Modeling integrin and plasma-polymerized pyrrole interactions: chemical diversity relevance for cell regeneration

Protein-engineered biomaterials represent a powerful approach to increase biofunctional activity like tissue repair and celular proliferation. Among these materials, integrins and the development of their specific interactions with plasma-polymerized pyrrole (PPPy) are promising biomaterial for tissue regeneration. In this paper, we studied the molecular recognition in the active site of three integrins (α5β1, αvβ3 and αIIbβ3) with PPPy using the structure proposed by Kumar et al. PPPy molecule has three sites to incorporate different species, we worked mainly with the functional groups, –NH(2) and –OH groups according to our IR spectroscopic results. We carried out docking studies to find the better conformational couplings and to determine electrostatic (ΔG(elec)) and non-electrostatic (ΔG(non-elec)) contributions to the binding free energy (ΔG(b)) of these complexes we used Adaptive Poisson-Bolztmann program (APBS). Our results indicated that when incorporating -1H-azirine, -NH(2) or –OH group in PPPy structure, interactions with integrins were favorable, as indicated by correspondent ΔG(b) values. These interactions were mainly triggered by Coulomb interactions, an important term in the electrostatic component.
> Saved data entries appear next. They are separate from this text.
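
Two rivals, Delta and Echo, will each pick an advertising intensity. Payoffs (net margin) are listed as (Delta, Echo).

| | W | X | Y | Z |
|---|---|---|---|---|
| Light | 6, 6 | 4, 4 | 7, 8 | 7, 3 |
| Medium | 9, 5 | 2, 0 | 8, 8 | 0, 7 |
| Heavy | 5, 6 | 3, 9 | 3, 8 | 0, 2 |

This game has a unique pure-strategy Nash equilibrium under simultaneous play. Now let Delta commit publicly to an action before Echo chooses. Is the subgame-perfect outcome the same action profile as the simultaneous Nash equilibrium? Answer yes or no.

Solve by backward induction (Delta leads).
- Light → Echo plays Y (best of 6, 4, 8, 3); Delta gets 7.
- Medium → Echo plays Y (best of 5, 0, 8, 7); Delta gets 8.
- Heavy → Echo plays X (best of 6, 9, 8, 2); Delta gets 3.
Maximizing over 7, 8, 3, Delta chooses Medium. Subgame-perfect outcome: (Medium, Y) with payoffs (8, 8).
Under simultaneous play:
Delta's best replies: W→Medium; X→Light; Y→Medium; Z→Light.
Echo's best replies: Light→Y; Medium→Y; Heavy→X.
The unique mutual best reply is (Medium, Y), giving (8, 8).
Sequential outcome (Medium, Y) coincides with the Nash profile (Medium, Y).

yes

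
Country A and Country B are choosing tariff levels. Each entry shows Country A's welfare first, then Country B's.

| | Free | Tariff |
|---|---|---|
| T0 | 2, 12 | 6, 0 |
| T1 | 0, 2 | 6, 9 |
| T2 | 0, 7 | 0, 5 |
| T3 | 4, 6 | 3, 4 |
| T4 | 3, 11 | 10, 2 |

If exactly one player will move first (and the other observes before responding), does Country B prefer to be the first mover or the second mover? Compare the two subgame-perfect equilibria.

If Country A leads: Country B's best replies are T0→Free, T1→Tariff, T2→Free, T3→Free, T4→Free; Country A's induced payoffs 2, 6, 0, 4, 3; outcome (T1, Tariff), payoffs (6, 9).
If Country B leads: Country A's best replies are Free→T3, Tariff→T4; Country B's induced payoffs 6, 2; outcome (T3, Free), payoffs (4, 6).
Country B gets 6 moving first and 9 moving second, so Country B prefers to move second.

second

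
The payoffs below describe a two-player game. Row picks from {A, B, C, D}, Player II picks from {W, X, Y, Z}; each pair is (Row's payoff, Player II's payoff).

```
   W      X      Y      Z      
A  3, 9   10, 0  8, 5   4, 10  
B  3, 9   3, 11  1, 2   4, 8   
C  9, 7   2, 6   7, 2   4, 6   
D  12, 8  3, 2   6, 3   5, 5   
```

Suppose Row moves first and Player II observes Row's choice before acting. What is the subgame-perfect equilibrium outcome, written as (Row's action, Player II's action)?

Backward induction with Row moving first.
- A: Player II compares 9, 0, 5, 10 and picks Z; Row would get 4.
- B: Player II compares 9, 11, 2, 8 and picks X; Row would get 3.
- C: Player II compares 7, 6, 2, 6 and picks W; Row would get 9.
- D: Player II compares 8, 2, 3, 5 and picks W; Row would get 12.
Maximizing over 4, 3, 9, 12, Row chooses D. Subgame-perfect outcome: (D, W) with payoffs (12, 8).

(D, W)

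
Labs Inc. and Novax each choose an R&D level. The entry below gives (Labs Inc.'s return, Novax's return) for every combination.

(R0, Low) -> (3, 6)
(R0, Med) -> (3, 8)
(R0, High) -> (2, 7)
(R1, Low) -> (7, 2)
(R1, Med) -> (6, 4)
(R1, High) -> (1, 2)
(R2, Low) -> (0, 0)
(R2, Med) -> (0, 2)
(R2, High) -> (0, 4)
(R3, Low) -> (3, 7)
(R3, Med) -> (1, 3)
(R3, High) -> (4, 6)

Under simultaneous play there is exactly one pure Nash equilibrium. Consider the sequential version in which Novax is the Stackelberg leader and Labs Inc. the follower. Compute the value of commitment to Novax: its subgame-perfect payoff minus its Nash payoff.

2

Solve by backward induction (Novax leads).
- Low → Labs Inc. plays R1 (best of 3, 7, 0, 3); Novax gets 2.
- Med → Labs Inc. plays R1 (best of 3, 6, 0, 1); Novax gets 4.
- High → Labs Inc. plays R3 (best of 2, 1, 0, 4); Novax gets 6.
Novax's induced payoffs are 2, 4, 6, so Novax commits to High. Subgame-perfect outcome: (R3, High) with payoffs (4, 6).
For the simultaneous game, intersect best replies.
Labs Inc.'s best replies: Low→R1; Med→R1; High→R3.
Novax's best replies: R0→Med; R1→Med; R2→High; R3→Low.
The unique mutual best reply is (R1, Med), giving (6, 4).
Novax's commitment gain: 6 − 4 = 2.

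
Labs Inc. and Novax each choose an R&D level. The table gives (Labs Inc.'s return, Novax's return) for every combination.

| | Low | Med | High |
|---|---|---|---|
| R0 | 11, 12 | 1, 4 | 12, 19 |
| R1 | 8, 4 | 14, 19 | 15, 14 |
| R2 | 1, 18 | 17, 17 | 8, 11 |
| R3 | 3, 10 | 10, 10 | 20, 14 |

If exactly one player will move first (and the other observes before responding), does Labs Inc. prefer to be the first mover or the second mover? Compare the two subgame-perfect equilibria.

first

If Labs Inc. leads: Novax's best replies are R0→High, R1→Med, R2→Low, R3→High; Labs Inc.'s induced payoffs 12, 14, 1, 20; outcome (R3, High), payoffs (20, 14).
If Novax leads: Labs Inc.'s best replies are Low→R0, Med→R2, High→R3; Novax's induced payoffs 12, 17, 14; outcome (R2, Med), payoffs (17, 17).
Labs Inc. gets 20 moving first and 17 moving second, so Labs Inc. prefers to move first.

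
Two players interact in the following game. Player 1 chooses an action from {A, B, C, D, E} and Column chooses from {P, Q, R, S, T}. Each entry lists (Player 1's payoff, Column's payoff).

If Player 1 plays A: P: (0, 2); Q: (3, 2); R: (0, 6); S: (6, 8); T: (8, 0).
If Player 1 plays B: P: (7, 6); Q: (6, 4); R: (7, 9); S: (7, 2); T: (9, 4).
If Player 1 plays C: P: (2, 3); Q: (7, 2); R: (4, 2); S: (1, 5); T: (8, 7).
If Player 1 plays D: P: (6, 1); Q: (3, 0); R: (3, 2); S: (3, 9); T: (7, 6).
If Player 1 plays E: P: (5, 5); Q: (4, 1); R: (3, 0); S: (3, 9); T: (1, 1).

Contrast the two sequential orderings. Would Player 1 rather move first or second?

If Player 1 leads: Column's best replies are A→S, B→R, C→T, D→S, E→S; Player 1's induced payoffs 6, 7, 8, 3, 3; outcome (C, T), payoffs (8, 7).
If Column leads: Player 1's best replies are P→B, Q→C, R→B, S→B, T→B; Column's induced payoffs 6, 2, 9, 2, 4; outcome (B, R), payoffs (7, 9).
Player 1 gets 8 moving first and 7 moving second, so Player 1 prefers to move first.

first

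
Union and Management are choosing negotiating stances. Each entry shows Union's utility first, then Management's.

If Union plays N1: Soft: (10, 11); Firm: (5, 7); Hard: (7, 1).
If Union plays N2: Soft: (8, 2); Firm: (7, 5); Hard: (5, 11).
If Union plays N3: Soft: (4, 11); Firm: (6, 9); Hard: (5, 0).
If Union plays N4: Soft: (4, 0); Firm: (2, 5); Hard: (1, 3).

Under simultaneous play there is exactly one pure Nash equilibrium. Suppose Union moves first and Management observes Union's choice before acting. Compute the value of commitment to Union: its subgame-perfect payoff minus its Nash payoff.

Solve by backward induction (Union leads).
- N1: BR = Soft, leader payoff 10.
- N2: BR = Hard, leader payoff 5.
- N3: BR = Soft, leader payoff 4.
- N4: BR = Firm, leader payoff 2.
Union's induced payoffs are 10, 5, 4, 2, so Union commits to N1. Subgame-perfect outcome: (N1, Soft) with payoffs (10, 11).
For the simultaneous game, intersect best replies.
Union's best replies: Soft→N1; Firm→N2; Hard→N1.
Management's best replies: N1→Soft; N2→Hard; N3→Soft; N4→Firm.
Only (N1, Soft) has each player best-responding; Nash payoffs (10, 11).
Union's commitment gain: 10 − 10 = 0.

0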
Furthermore, our studies suggest that some residues of integrins α5β1, αvβ3 and αIIbβ3 like aspartates are important for the binding to PPPy structures. Detailed interactions between integrin α5β1 and PPPy structures were revealed by molecular dynamics simulations. We used this particular integrin structure because of its favorable ΔG(b) as well as its major cellular receptor for the extracellular matrix protein fibronectin. Clustering analysis allowed us to carry out focused docking studies and to determine the time evolution of the ΔG(b) values. By incorporating -NH(2) into PPPy structure, ΔG(b) values were very favorable during the course of the dynamics simulations by the establishment of hydrogen bonds with Asn224 and/orAsp227 residues, which are part of the integrin α5β1 pocket. However, for the integrin α5β1-PPPy-1H-azirine complex and the rest of the functional groups, the ΔG(b) values were less favorable, although PPPy was found at a distance of less than 5 Å from the active site residues. This work is complementary to the previous studies made employing PPPy nanoparticles for a variety of tissue engineering applications, and were done to enlighten the role played by the amino group of the PPPy in its integrin recognition process.